111111101000000111101000000011

[0047] There are 4 candidate bitstreams that agree with the received bitstream at all locations other than bits 5 & 12.

Candidate #1:

111101101000000111101000000011

Candidate #2:

111101101001000111101000000011

Candidate #3:

111111101000000111101000000011

Candidate #4:

111111101001000111101000000011

[0048] The NMR measurements may be reconstructed that correspond to these 4 bitstreams. The reconstructed CPMG measurements corresponding to the 4 bitstreams are illustrated by the curves 91, 92, 93, 94, respectively in the graph 90 in FIG.6, along with the CPMG measurements that were encoded in the borehole 11 or within the subterranean formation 21. The "correct" curve is represented by the curve 95. Indeed, candidate bitstream 93 is the correct one, and bitstream 93 is the error corrected bit stream.

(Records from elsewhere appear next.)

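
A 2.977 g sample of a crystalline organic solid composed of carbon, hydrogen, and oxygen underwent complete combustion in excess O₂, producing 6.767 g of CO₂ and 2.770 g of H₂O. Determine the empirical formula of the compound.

C3H6O

mol C = 6.767 g CO₂ ÷ 44.009 g/mol = 0.15376 mol
mol H = 2 × 2.770 g H₂O ÷ 18.015 g/mol = 0.30752 mol
mass O = 2.977 − (1.8469 + 0.30998) = 0.82016 g → mol O = 0.82016 ÷ 15.999 = 0.051263 mol
Divide by the smallest (0.051263 mol): C 3.000, H 5.999, O 1.000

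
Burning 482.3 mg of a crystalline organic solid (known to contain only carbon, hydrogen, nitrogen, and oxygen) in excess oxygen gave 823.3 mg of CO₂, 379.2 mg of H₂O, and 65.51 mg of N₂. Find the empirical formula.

mol C = 0.8233 g CO₂ ÷ 44.009 g/mol = 0.018708 mol
mol H = 2 × 0.3792 g H₂O ÷ 18.015 g/mol = 0.042098 mol
mol N = 2 × 0.06551 g N₂ ÷ 28.014 g/mol = 0.0046769 mol
mass O = 0.4823 − (0.22470 + 0.042435 + 0.065510) = 0.14966 g → mol O = 0.14966 ÷ 15.999 = 0.0093543 mol
Divide by the smallest (0.0046769 mol): C 4.000, H 9.001, N 1.000, O 2.000

C4H9NO2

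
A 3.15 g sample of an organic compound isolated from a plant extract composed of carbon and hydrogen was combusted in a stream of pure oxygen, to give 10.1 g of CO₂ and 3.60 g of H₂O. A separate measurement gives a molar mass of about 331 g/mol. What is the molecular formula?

mol C = 10.1 g CO₂ ÷ 44.009 g/mol = 0.2295 mol
mol H = 2 × 3.60 g H₂O ÷ 18.015 g/mol = 0.3997 mol
Divide by the smallest (0.2295 mol): C 1.000, H 1.741
Multiplying each by 4 gives whole numbers: C 4.00, H 6.97
Empirical formula: C4H7
Empirical-formula mass = 55.10 g/mol; 331 ÷ 55.10 ≈ 6, so the molecular formula is C24H42.

C24H42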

[0049] Another aspect is directed to a non-transitory computer-readable medium, for example, that may be included or part of the controller 31 above the subterranean formation 21. The non-transitory computer-readable medium may include computer-executable instructions configured to perform steps that include decoding, above the subterranean formation, both NMR data and NMR scaled data encoded and transmitted from a tool operated in a subterranean formation. The tool generates both the NMR data and the NMR scaled data based upon NMR measurements of the subterranean formation. The computer-executable instructions are also configured to perform steps that include performing error-correction of the decoded NMR data based upon the decoded NMR

scaled data. Of course, the computer-executable instructions may also include other or additional instructions.

[0050] Many modifications and other embodiments will come to the mind of one skilled in the art having the benefit of the teachings presented in the foregoing descriptions and the associated drawings. Therefore, it is understood that various modifications and embodiments are intended to be included within the scope of the appended claims.